The Heresies of Vatican II
March 15, 2025
THE system of beliefs created by the Second Vatican Council (1962-1965) rejects Catholicism and is not the same religion.
For a sound list and explanation of some of the heresies included in the council documents and promulgated by leaders of the new religion, often referred to as Modernism, I recommend the article “The Principle Heresies and other Errors of Vatican II” by John Daly and John Lane.
This document comprises a list of the most important contradictions of Catholic doctrine we are aware of in the pronouncements of Vatican II, together with a summary, in each case, of the evidence showing that the false teaching is heretical, or in a few cases worthy of some less serious note of censure. We suspect that a careful reading of the Vatican II documents would bring many more heresies to light, but we think that those listed below are the best known and most blatant ones.

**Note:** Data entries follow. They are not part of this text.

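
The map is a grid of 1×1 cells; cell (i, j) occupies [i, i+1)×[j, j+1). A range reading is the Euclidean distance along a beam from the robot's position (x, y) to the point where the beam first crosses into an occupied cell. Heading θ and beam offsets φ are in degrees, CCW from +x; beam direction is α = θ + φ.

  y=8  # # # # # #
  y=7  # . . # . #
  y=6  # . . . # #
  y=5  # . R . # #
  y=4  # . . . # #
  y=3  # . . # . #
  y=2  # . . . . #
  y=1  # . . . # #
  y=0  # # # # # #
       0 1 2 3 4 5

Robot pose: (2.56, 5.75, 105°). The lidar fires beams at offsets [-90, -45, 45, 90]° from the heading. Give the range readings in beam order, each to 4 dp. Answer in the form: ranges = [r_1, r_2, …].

ranges = [1.4908, 1.4434, 1.8013, 1.6150]

beam 1: φ=-90°, α=15°
  cosα=0.9659 sinα=0.2588 | (2,5) | tMaxX 0.4555 tMaxY 0.9659 | tΔX 1.0353 tΔY 3.8637
    t=0.4555 [x] (3,5)
    t=0.9659 [y] (3,6)
    t=1.4908 [x] (4,6) — stop
  → r_1 = 1.4908
beam 2: φ=-45°, α=60°
  cosα=0.5000 sinα=0.8660 | (2,5) | tMaxX 0.8800 tMaxY 0.2887 | tΔX 2.0000 tΔY 1.1547
    t=0.2887 [y] (2,6)
    t=0.8800 [x] (3,6)
    t=1.4434 [y] (3,7) — stop
  → r_2 = 1.4434
beam 3: φ=45°, α=150°
  cosα=-0.8660 sinα=0.5000 | (2,5) | tMaxX 0.6466 tMaxY 0.5000 | tΔX 1.1547 tΔY 2.0000
    t=0.5000 [y] (2,6)
    t=0.6466 [x] (1,6)
    t=1.8013 [x] (0,6) — stop
  → r_3 = 1.8013
beam 4: φ=90°, α=195°
  cosα=-0.9659 sinα=-0.2588 | (2,5) | tMaxX 0.5798 tMaxY 2.8978 | tΔX 1.0353 tΔY 3.8637
    t=0.5798 [x] (1,5)
    t=1.6150 [x] (0,5) — stop
  → r_4 = 1.6150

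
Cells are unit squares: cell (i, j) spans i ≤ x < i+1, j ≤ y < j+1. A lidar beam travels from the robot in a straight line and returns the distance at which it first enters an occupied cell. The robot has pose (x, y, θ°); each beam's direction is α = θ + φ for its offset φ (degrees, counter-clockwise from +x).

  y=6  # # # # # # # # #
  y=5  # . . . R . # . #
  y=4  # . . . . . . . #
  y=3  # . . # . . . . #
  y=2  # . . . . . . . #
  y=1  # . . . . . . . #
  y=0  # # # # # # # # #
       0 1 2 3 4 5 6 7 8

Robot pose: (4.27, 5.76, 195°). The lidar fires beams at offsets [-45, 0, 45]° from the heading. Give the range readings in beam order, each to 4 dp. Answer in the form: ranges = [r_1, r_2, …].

beam 1: φ=-45°, α=150°
  cosα=-0.8660 sinα=0.5000 | (4,5) | tMaxX 0.3118 tMaxY 0.4800 | tΔX 1.1547 tΔY 2.0000
    t=0.3118 [x] (3,5)
    t=0.4800 [y] (3,6) — stop
  → r_1 = 0.4800
beam 2: φ=0°, α=195°
  cosα=-0.9659 sinα=-0.2588 | (4,5) | tMaxX 0.2795 tMaxY 2.9364 | tΔX 1.0353 tΔY 3.8637
    t=0.2795 [x] (3,5)
    t=1.3148 [x] (2,5)
    t=2.3501 [x] (1,5)
    t=2.9364 [y] (1,4)
    t=3.3854 [x] (0,4) — stop
  → r_2 = 3.3854
beam 3: φ=45°, α=240°
  cosα=-0.5000 sinα=-0.8660 | (4,5) | tMaxX 0.5400 tMaxY 0.8776 | tΔX 2.0000 tΔY 1.1547
    t=0.5400 [x] (3,5)
    t=0.8776 [y] (3,4)
    t=2.0323 [y] (3,3) — stop
  → r_3 = 2.0323

ranges = [0.4800, 3.3854, 2.0323]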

You may like the new religion. You may prefer the new religion. You may think it a vast improvement. You may focus on its many resemblances to Catholicism and contend that the rest doesn’t matter. You may insist on calling it Catholic. You may think dogma is evil and anyone who tells you otherwise deserves a punch in the nose because religion is all about what you feel, not what you think. But you cannot claim that it is the same religion practiced and defined for almost 2,000 years without denying the new religion’s explicit and public teachings.